Salomon Smith Barney telecom analyst Jack Grubman said today at a hearing before the House Financial Services Committee that he regretted not lowering WorldCom earlier and that his access to company management wasn't so great as to allow him to find out that the company was hiding $3.9 billion in expenses. Grubman lowered lowered his rating on the company's shares just days before it restated earnings.
Grubman said at the hearing that accusations of him having advance knowledge of the fraud are “categorically false.”
“I had no advance knowledge whatsoever,” he told the panel.
He also claims that his downgrade “was in the normal course of business.”
Grubman cut his recommendation on WorldCom to “underperform” from “neutral'' on June 21, four days before the company announced that expenses had been hidden. Grubman had a “buy” rating on the stock from 1997 through April.

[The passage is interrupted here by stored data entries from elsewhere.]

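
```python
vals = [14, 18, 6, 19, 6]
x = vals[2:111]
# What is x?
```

vals has length 5. The slice vals[2:111] selects indices [2, 3, 4] (2->6, 3->19, 4->6), giving [6, 19, 6].

[6, 19, 6]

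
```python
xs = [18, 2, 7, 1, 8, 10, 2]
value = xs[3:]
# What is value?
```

xs has length 7. The slice xs[3:] selects indices [3, 4, 5, 6] (3->1, 4->8, 5->10, 6->2), giving [1, 8, 10, 2].

[1, 8, 10, 2]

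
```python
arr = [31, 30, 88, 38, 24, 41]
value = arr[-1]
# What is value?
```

arr has length 6. Negative index -1 maps to positive index 6 + (-1) = 5. arr[5] = 41.

41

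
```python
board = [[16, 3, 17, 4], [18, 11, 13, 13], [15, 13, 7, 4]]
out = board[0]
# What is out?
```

board has 3 rows. Row 0 is [16, 3, 17, 4].

[16, 3, 17, 4]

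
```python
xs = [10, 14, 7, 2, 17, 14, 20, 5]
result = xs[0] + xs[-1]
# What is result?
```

xs has length 8. xs[0] = 10.
xs has length 8. Negative index -1 maps to positive index 8 + (-1) = 7. xs[7] = 5.
Sum: 10 + 5 = 15.

15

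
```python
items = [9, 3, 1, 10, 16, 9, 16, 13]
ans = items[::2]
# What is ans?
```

items has length 8. The slice items[::2] selects indices [0, 2, 4, 6] (0->9, 2->1, 4->16, 6->16), giving [9, 1, 16, 16].

[9, 1, 16, 16]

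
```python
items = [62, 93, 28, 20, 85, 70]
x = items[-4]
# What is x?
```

items has length 6. Negative index -4 maps to positive index 6 + (-4) = 2. items[2] = 28.

28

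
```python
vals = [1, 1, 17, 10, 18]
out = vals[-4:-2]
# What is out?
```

vals has length 5. The slice vals[-4:-2] selects indices [1, 2] (1->1, 2->17), giving [1, 17].

[1, 17]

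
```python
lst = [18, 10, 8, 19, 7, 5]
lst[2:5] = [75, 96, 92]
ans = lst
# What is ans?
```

lst starts as [18, 10, 8, 19, 7, 5] (length 6). The slice lst[2:5] covers indices [2, 3, 4] with values [8, 19, 7]. Replacing that slice with [75, 96, 92] (same length) produces [18, 10, 75, 96, 92, 5].

[18, 10, 75, 96, 92, 5]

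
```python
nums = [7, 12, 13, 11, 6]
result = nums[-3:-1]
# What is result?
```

nums has length 5. The slice nums[-3:-1] selects indices [2, 3] (2->13, 3->11), giving [13, 11].

[13, 11]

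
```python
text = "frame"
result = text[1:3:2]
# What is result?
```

text has length 5. The slice text[1:3:2] selects indices [1] (1->'r'), giving 'r'.

'r'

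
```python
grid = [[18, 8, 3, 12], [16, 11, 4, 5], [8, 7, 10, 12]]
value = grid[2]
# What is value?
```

grid has 3 rows. Row 2 is [8, 7, 10, 12].

[8, 7, 10, 12]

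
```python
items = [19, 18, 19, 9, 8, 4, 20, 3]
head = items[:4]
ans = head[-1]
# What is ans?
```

items has length 8. The slice items[:4] selects indices [0, 1, 2, 3] (0->19, 1->18, 2->19, 3->9), giving [19, 18, 19, 9]. So head = [19, 18, 19, 9]. Then head[-1] = 9.

9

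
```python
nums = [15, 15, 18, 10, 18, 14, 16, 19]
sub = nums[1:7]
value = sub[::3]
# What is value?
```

nums has length 8. The slice nums[1:7] selects indices [1, 2, 3, 4, 5, 6] (1->15, 2->18, 3->10, 4->18, 5->14, 6->16), giving [15, 18, 10, 18, 14, 16]. So sub = [15, 18, 10, 18, 14, 16]. sub has length 6. The slice sub[::3] selects indices [0, 3] (0->15, 3->18), giving [15, 18].

[15, 18]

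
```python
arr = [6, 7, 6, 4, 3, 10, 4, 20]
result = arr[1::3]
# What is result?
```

arr has length 8. The slice arr[1::3] selects indices [1, 4, 7] (1->7, 4->3, 7->20), giving [7, 3, 20].

[7, 3, 20]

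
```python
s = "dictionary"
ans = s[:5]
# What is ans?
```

s has length 10. The slice s[:5] selects indices [0, 1, 2, 3, 4] (0->'d', 1->'i', 2->'c', 3->'t', 4->'i'), giving 'dicti'.

'dicti'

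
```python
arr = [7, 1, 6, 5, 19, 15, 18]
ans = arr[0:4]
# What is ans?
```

arr has length 7. The slice arr[0:4] selects indices [0, 1, 2, 3] (0->7, 1->1, 2->6, 3->5), giving [7, 1, 6, 5].

[7, 1, 6, 5]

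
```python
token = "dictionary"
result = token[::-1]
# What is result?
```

token has length 10. The slice token[::-1] selects indices [9, 8, 7, 6, 5, 4, 3, 2, 1, 0] (9->'y', 8->'r', 7->'a', 6->'n', 5->'o', 4->'i', 3->'t', 2->'c', 1->'i', 0->'d'), giving 'yranoitcid'.

'yranoitcid'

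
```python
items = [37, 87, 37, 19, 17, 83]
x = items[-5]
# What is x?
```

items has length 6. Negative index -5 maps to positive index 6 + (-5) = 1. items[1] = 87.

87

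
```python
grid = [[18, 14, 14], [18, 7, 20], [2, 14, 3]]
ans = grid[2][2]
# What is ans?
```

grid[2] = [2, 14, 3]. Taking column 2 of that row yields 3.

3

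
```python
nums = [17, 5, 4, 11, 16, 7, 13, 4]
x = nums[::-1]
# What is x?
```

nums has length 8. The slice nums[::-1] selects indices [7, 6, 5, 4, 3, 2, 1, 0] (7->4, 6->13, 5->7, 4->16, 3->11, 2->4, 1->5, 0->17), giving [4, 13, 7, 16, 11, 4, 5, 17].

[4, 13, 7, 16, 11, 4, 5, 17]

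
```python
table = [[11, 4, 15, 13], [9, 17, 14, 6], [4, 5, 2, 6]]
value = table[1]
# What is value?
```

table has 3 rows. Row 1 is [9, 17, 14, 6].

[9, 17, 14, 6]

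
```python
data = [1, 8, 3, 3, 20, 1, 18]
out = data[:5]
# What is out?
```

data has length 7. The slice data[:5] selects indices [0, 1, 2, 3, 4] (0->1, 1->8, 2->3, 3->3, 4->20), giving [1, 8, 3, 3, 20].

[1, 8, 3, 3, 20]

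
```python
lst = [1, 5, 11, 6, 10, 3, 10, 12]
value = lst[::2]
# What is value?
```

lst has length 8. The slice lst[::2] selects indices [0, 2, 4, 6] (0->1, 2->11, 4->10, 6->10), giving [1, 11, 10, 10].

[1, 11, 10, 10]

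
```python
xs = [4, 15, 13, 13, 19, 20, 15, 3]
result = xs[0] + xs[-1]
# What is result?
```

xs has length 8. xs[0] = 4.
xs has length 8. Negative index -1 maps to positive index 8 + (-1) = 7. xs[7] = 3.
Sum: 4 + 3 = 7.

7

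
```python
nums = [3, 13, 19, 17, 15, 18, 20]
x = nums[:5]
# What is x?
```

nums has length 7. The slice nums[:5] selects indices [0, 1, 2, 3, 4] (0->3, 1->13, 2->19, 3->17, 4->15), giving [3, 13, 19, 17, 15].

[3, 13, 19, 17, 15]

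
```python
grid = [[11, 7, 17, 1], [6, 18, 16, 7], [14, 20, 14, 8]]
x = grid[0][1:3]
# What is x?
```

grid[0] = [11, 7, 17, 1]. grid[0] has length 4. The slice grid[0][1:3] selects indices [1, 2] (1->7, 2->17), giving [7, 17].

[7, 17]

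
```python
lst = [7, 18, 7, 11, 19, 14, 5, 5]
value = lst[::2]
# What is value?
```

lst has length 8. The slice lst[::2] selects indices [0, 2, 4, 6] (0->7, 2->7, 4->19, 6->5), giving [7, 7, 19, 5].

[7, 7, 19, 5]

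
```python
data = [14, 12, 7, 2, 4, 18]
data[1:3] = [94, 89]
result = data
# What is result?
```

data starts as [14, 12, 7, 2, 4, 18] (length 6). The slice data[1:3] covers indices [1, 2] with values [12, 7]. Replacing that slice with [94, 89] (same length) produces [14, 94, 89, 2, 4, 18].

[14, 94, 89, 2, 4, 18]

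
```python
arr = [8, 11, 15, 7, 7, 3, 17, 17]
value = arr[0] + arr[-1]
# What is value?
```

arr has length 8. arr[0] = 8.
arr has length 8. Negative index -1 maps to positive index 8 + (-1) = 7. arr[7] = 17.
Sum: 8 + 17 = 25.

25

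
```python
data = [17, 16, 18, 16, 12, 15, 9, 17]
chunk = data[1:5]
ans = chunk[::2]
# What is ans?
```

data has length 8. The slice data[1:5] selects indices [1, 2, 3, 4] (1->16, 2->18, 3->16, 4->12), giving [16, 18, 16, 12]. So chunk = [16, 18, 16, 12]. chunk has length 4. The slice chunk[::2] selects indices [0, 2] (0->16, 2->16), giving [16, 16].

[16, 16]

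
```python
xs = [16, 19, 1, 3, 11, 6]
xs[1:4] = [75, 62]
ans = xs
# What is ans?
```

xs starts as [16, 19, 1, 3, 11, 6] (length 6). The slice xs[1:4] covers indices [1, 2, 3] with values [19, 1, 3]. Replacing that slice with [75, 62] (different length) produces [16, 75, 62, 11, 6].

[16, 75, 62, 11, 6]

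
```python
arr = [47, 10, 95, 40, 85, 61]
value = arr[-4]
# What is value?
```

arr has length 6. Negative index -4 maps to positive index 6 + (-4) = 2. arr[2] = 95.

95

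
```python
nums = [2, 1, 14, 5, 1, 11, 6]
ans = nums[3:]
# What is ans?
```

nums has length 7. The slice nums[3:] selects indices [3, 4, 5, 6] (3->5, 4->1, 5->11, 6->6), giving [5, 1, 11, 6].

[5, 1, 11, 6]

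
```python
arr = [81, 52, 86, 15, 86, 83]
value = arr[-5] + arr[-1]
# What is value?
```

arr has length 6. Negative index -5 maps to positive index 6 + (-5) = 1. arr[1] = 52.
arr has length 6. Negative index -1 maps to positive index 6 + (-1) = 5. arr[5] = 83.
Sum: 52 + 83 = 135.

135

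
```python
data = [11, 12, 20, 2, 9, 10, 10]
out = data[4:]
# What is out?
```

data has length 7. The slice data[4:] selects indices [4, 5, 6] (4->9, 5->10, 6->10), giving [9, 10, 10].

[9, 10, 10]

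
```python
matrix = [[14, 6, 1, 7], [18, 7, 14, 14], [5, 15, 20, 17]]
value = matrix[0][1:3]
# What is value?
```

matrix[0] = [14, 6, 1, 7]. matrix[0] has length 4. The slice matrix[0][1:3] selects indices [1, 2] (1->6, 2->1), giving [6, 1].

[6, 1]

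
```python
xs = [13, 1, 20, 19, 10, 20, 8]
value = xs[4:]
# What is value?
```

xs has length 7. The slice xs[4:] selects indices [4, 5, 6] (4->10, 5->20, 6->8), giving [10, 20, 8].

[10, 20, 8]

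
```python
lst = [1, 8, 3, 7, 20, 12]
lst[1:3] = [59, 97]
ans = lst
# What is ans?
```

lst starts as [1, 8, 3, 7, 20, 12] (length 6). The slice lst[1:3] covers indices [1, 2] with values [8, 3]. Replacing that slice with [59, 97] (same length) produces [1, 59, 97, 7, 20, 12].

[1, 59, 97, 7, 20, 12]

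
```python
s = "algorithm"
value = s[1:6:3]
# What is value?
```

s has length 9. The slice s[1:6:3] selects indices [1, 4] (1->'l', 4->'r'), giving 'lr'.

'lr'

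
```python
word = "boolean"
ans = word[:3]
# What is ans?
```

word has length 7. The slice word[:3] selects indices [0, 1, 2] (0->'b', 1->'o', 2->'o'), giving 'boo'.

'boo'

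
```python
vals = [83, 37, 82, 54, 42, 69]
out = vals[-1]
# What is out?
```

vals has length 6. Negative index -1 maps to positive index 6 + (-1) = 5. vals[5] = 69.

69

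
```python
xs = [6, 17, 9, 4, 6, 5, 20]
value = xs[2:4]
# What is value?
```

xs has length 7. The slice xs[2:4] selects indices [2, 3] (2->9, 3->4), giving [9, 4].

[9, 4]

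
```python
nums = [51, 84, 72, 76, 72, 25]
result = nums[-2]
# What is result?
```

nums has length 6. Negative index -2 maps to positive index 6 + (-2) = 4. nums[4] = 72.

72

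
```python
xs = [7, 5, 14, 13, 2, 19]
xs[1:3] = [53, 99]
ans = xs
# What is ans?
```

xs starts as [7, 5, 14, 13, 2, 19] (length 6). The slice xs[1:3] covers indices [1, 2] with values [5, 14]. Replacing that slice with [53, 99] (same length) produces [7, 53, 99, 13, 2, 19].

[7, 53, 99, 13, 2, 19]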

House Finance Committee Chairman Michael Oxley, an Ohio Republican, said in his opening statement that the panel will attempt to determine “whether Mr. Grubman's failure can be explained by the hundreds of millions of dollars worth of underwriting his firm collected from WorldCom.”
WorldCom paid Smith Barney about $80 million in investment banking fees from 1998 to 2001, Grubman told the panel. He also said his own compensation wasn't directly tied to the fees paid by WorldCom.
Grubman also claimed that he was “saddened” that investors lost money and that people lost jobs over the WorldCom disaster.